Life seemed to have started again when the doe walked slowly to him. She was still mistrustful, but she remained hypnotized by the man bound to hell. She passed in front of me, ignoring my presence.

“The apple,” Radcliff commanded, his mouth not moving as if it was a thought he had conveyed to me.

I gave back the apple to Radcliff, being careful not to frighten the doe. He held it by the stem, and in response, the animal opened her nostrils to smell it, angling her head to bite the apple.

I sat on the grass, watching two opposites becoming attracted. “How are you doing that?”

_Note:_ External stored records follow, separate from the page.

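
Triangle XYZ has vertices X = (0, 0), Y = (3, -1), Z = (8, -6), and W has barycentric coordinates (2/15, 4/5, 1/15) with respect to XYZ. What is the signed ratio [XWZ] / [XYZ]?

The signed ratio [XWZ]/[XYZ] equals the barycentric coordinate of W at vertex Y, which is 4/5.

4/5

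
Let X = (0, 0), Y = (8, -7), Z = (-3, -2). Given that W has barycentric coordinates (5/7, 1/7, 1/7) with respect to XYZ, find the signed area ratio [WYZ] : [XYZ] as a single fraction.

5/7

The signed ratio [WYZ]/[XYZ] equals the barycentric coordinate of W at vertex X, which is 5/7.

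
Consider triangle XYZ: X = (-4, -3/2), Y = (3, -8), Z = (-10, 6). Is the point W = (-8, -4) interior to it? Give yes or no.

Barycentric coordinates of W: (68/9, -10/3, -29/9).
The three coordinates are positive, negative, negative; a point is interior exactly when all three are positive.

no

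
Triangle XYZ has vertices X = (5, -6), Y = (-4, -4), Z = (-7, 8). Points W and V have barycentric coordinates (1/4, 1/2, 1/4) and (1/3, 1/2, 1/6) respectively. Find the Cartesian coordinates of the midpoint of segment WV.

(-2, -25/12)

Barycentric coordinates of the midpoint are the average: (7/24, 1/2, 5/24).
Converting: (7/24)·X + (1/2)·Y + (5/24)·Z = (-2, -25/12).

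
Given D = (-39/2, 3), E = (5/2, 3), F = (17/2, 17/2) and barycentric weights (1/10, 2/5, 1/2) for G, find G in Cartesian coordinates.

(33/10, 23/4)

G = (1/10)·D + (2/5)·E + (1/2)·F.
x-coordinate: (1/10)·(-39/2) + (2/5)·(5/2) + (1/2)·(17/2) = 33/10.
y-coordinate: (1/10)·3 + (2/5)·3 + (1/2)·(17/2) = 23/4.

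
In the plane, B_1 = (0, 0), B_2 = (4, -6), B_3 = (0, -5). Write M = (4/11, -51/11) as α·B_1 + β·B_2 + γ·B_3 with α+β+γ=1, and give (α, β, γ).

Signed area of the reference triangle: [B_1B_2B_3] = ½·(0·(-6−(-5)) + 4·(-5−0) + 0·(0−(-6))) = ½·(0 − 20 + 0) = -10.
[MB_2B_3] = ½·((4/11)·(-6−(-5)) + 4·(-5−(-51/11)) + 0·(-51/11−(-6))) = ½·(-4/11 − 16/11 + 0) = -10/11, so the B_1-coordinate is (-10/11)/(-10) = 1/11.
[B_1MB_3] = ½·(0·(-51/11−(-5)) + (4/11)·(-5−0) + 0·(0−(-51/11))) = ½·(0 − 20/11 + 0) = -10/11, so the B_2-coordinate is 1/11.
[B_1B_2M] = ½·(0·(-6−(-51/11)) + 4·(-51/11−0) + (4/11)·(0−(-6))) = ½·(0 − 204/11 + 24/11) = -90/11, so the B_3-coordinate is 9/11.

(1/11, 1/11, 9/11)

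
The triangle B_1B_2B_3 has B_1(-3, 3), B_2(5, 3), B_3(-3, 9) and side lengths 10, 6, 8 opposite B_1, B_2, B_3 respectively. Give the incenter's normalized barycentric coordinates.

(5/12, 1/4, 1/3)

The incenter has barycentric coordinates proportional to the opposite side lengths: (10 : 6 : 8).
Normalizing by 10+6+8 = 24 gives (5/12, 1/4, 1/3).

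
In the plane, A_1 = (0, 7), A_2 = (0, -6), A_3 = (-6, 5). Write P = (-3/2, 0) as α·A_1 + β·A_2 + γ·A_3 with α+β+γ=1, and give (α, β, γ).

Signed area of the reference triangle: [A_1A_2A_3] = ½·(0·(-6−5) + 0·(5−7) + (-6)·(7−(-6))) = ½·(0 + 0 − 78) = -39.
[PA_2A_3] = ½·((-3/2)·(-6−5) + 0·(5−0) + (-6)·(0−(-6))) = ½·(33/2 + 0 − 36) = -39/4, so the A_1-coordinate is (-39/4)/(-39) = 1/4.
[A_1PA_3] = ½·(0·(0−5) + (-3/2)·(5−7) + (-6)·(7−0)) = ½·(0 + 3 − 42) = -39/2, so the A_2-coordinate is 1/2.
[A_1A_2P] = ½·(0·(-6−0) + 0·(0−7) + (-3/2)·(7−(-6))) = ½·(0 + 0 − 39/2) = -39/4, so the A_3-coordinate is 1/4.
Check: 1/4 + 1/2 + 1/4 = 1.

(1/4, 1/2, 1/4)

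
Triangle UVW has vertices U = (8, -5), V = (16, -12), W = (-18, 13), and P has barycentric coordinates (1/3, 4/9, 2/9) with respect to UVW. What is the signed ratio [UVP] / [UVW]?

2/9

The signed ratio [UVP]/[UVW] equals the barycentric coordinate of P at vertex W, which is 2/9.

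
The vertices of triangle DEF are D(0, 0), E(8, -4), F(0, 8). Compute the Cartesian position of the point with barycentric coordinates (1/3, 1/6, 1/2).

G = (1/3)·D + (1/6)·E + (1/2)·F.
x-coordinate: (1/3)·0 + (1/6)·8 + (1/2)·0 = 4/3.
y-coordinate: (1/3)·0 + (1/6)·(-4) + (1/2)·8 = 10/3.

(4/3, 10/3)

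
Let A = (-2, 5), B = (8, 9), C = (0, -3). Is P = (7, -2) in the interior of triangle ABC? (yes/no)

Barycentric coordinates of P: (-19/22, 29/44, 53/44).
The three coordinates are negative, positive, positive; a point is interior exactly when all three are positive.

no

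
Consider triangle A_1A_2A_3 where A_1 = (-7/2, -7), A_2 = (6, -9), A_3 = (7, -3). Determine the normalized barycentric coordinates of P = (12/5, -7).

Signed area of the reference triangle: [A_1A_2A_3] = ½·((-7/2)·(-9−(-3)) + 6·(-3−(-7)) + 7·(-7−(-9))) = ½·(21 + 24 + 14) = 59/2.
[PA_2A_3] = ½·((12/5)·(-9−(-3)) + 6·(-3−(-7)) + 7·(-7−(-9))) = ½·(-72/5 + 24 + 14) = 59/5, so the A_1-coordinate is (59/5)/(59/2) = 2/5.
[A_1PA_3] = ½·((-7/2)·(-7−(-3)) + (12/5)·(-3−(-7)) + 7·(-7−(-7))) = ½·(14 + 48/5 + 0) = 59/5, so the A_2-coordinate is 2/5.
[A_1A_2P] = ½·((-7/2)·(-9−(-7)) + 6·(-7−(-7)) + (12/5)·(-7−(-9))) = ½·(7 + 0 + 24/5) = 59/10, so the A_3-coordinate is 1/5.
Check: 2/5 + 2/5 + 1/5 = 1.

(2/5, 2/5, 1/5)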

“Purity craves the most of evil. Sins. It’s all about balance. The yin and the yang.” With a turn of his hand, the apple was now inside his palm. “Eat,” he ordered the doe.

The doe bit the apple and seized it in her mouth before running back in the direction of the forest.

“Perhaps you’re just good with animals.” I rose up, raising an eyebrow at him. That doe had just made my point. “She didn’t come to you because you’re evil, but perhaps because her purity allowed her to see the true color of your heart.”

A scowl slanted his lips. “Then she must be blind.”

It was one of Radcliff’s tricks, to hide the better part of his humanity behind the Devil’s mask. But I wouldn’t give up on him. Through the immensity of the trees inside the fairy forest, my eyes landed on the doe. She was still there, hiding between the branches, and this time, she had her gaze fixed on me.

“The view is not the most relatable of sense.” I smiled. “The scent is—with intuition if you believe in the seven senses.”

“You do have an answer for everything, little witch.”

“Says the Devil,” I quipped back, drifting my eyes back to him.

But something in the background distracted me. My eyebrows knitted inward when men in black costumes traveled back and forth with golf carts through my flower fields. Some of them held umbrellas and stayed rigid like royal guards.